If a woman is in the childbearing years and has no children or still wants or is thinking about having more children, then hysterectomy is never an option. Far too often, this is the option women are given by their doctor. Endometriosis can be surgically removed and if there is already too much resulting scar tissue and adhesions from long standing disease, the latest data in the literature suggests that endometriosis does not affect the outcome of IVF. If there is pain and pregnancy can be postponed, there are very effective medical therapies that will alleviate the pain and "buy time".

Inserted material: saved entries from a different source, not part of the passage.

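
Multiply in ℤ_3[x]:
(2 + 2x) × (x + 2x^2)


Expand and collect like terms; reduce coefficients mod 3:
x^0: 2·0 = 0 ≡ 0 (mod 3)
x^1: 2·1 + 2·0 = 2 ≡ 2 (mod 3)
x^2: 2·2 + 2·1 = 6 ≡ 0 (mod 3)
x^3: 2·2 = 4 ≡ 1 (mod 3)
Result: 2x + x^3

f · g = 2x + x^3


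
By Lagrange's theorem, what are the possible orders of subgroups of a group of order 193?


Lagrange's theorem: |H| divides |G|
|G| = 193
Divisors of 193: 1, 193

Possible subgroup orders: {1, 193}


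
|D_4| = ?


|D_n| = 2n (n rotations and n reflections)
|D_4| = 2×4 = 8

|D_4| = 8


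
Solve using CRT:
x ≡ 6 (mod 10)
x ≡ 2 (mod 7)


m₁ = 10, m₂ = 7, gcd = 1, so CRT applies. M = m₁·m₂ = 70
Let M₁ = M/m₁ = 7, M₂ = M/m₂ = 10
Find y₁ ≡ M₁⁻¹ (mod m₁): 7⁻¹ ≡ 3 (mod 10)
Find y₂ ≡ M₂⁻¹ (mod m₂): 10⁻¹ ≡ 5 (mod 7)
x = a₁·M₁·y₁ + a₂·M₂·y₂ = 6·7·3 + 2·10·5 = 226
Reduce mod 70: x ≡ 16
Check: 16 mod 10 = 6 ✓, 16 mod 7 = 2 ✓

x ≡ 16 (mod 70)


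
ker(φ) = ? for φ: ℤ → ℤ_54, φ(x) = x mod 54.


Kernel = preimage of identity
ker(φ) = {x ∈ ℤ : x ≡ 0 (mod 54)} = 54ℤ = {0, ±54, ±108, ...}

ker(φ) = 54ℤ


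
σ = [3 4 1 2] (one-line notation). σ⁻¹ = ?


To find σ⁻¹, swap domain and range:
σ(1) = 3 → σ⁻¹(3) = 1
σ(2) = 4 → σ⁻¹(4) = 2
σ(3) = 1 → σ⁻¹(1) = 3
σ(4) = 2 → σ⁻¹(2) = 4

σ⁻¹ = [3 4 1 2]


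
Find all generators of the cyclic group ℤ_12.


g generates ℤ_n iff gcd(g,n) = 1
Checking each g ∈ {1,...,11}:
gcd(1,12) = 1
gcd(2,12) = 2
gcd(3,12) = 3
gcd(4,12) = 4
gcd(5,12) = 1
gcd(6,12) = 6
gcd(7,12) = 1
gcd(8,12) = 4
gcd(9,12) = 3
gcd(10,12) = 2
gcd(11,12) = 1
Generators: {1, 5, 7, 11}
Number of generators = φ(12) = 4

Generators of ℤ_12 = {1, 5, 7, 11}


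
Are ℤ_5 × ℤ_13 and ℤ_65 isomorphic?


Comparing ℤ_5 × ℤ_13 and ℤ_65:
gcd(5,13) = 1, so ℤ_5 × ℤ_13 ≅ ℤ_65 (CRT)

Yes, ℤ_5 × ℤ_13 ≅ ℤ_65


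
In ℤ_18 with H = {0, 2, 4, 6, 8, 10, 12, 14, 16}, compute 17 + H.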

If your doctor has advised you that surgery is necessary and you are planning to have a baby now or in the future, be sure to ask a lot of questions. If the word "hysterectomy" is discussed or even brought up, get out. This includes the way they plan to perform the surgery. Do they use microsurgical techniques? How many of these surgeries have they done? What is their complication and success rate? Are they the best qualified to perform this type of surgery? And most importantly, you should be asking if this particular surgery can affect your future fertility. In my experience, sometimes gynecologic surgeries performed by excellent surgeons can unknowingly result in future difficulties with conception. In many cases, when fertility preservation is important, it may well be worth seeking a second opinion.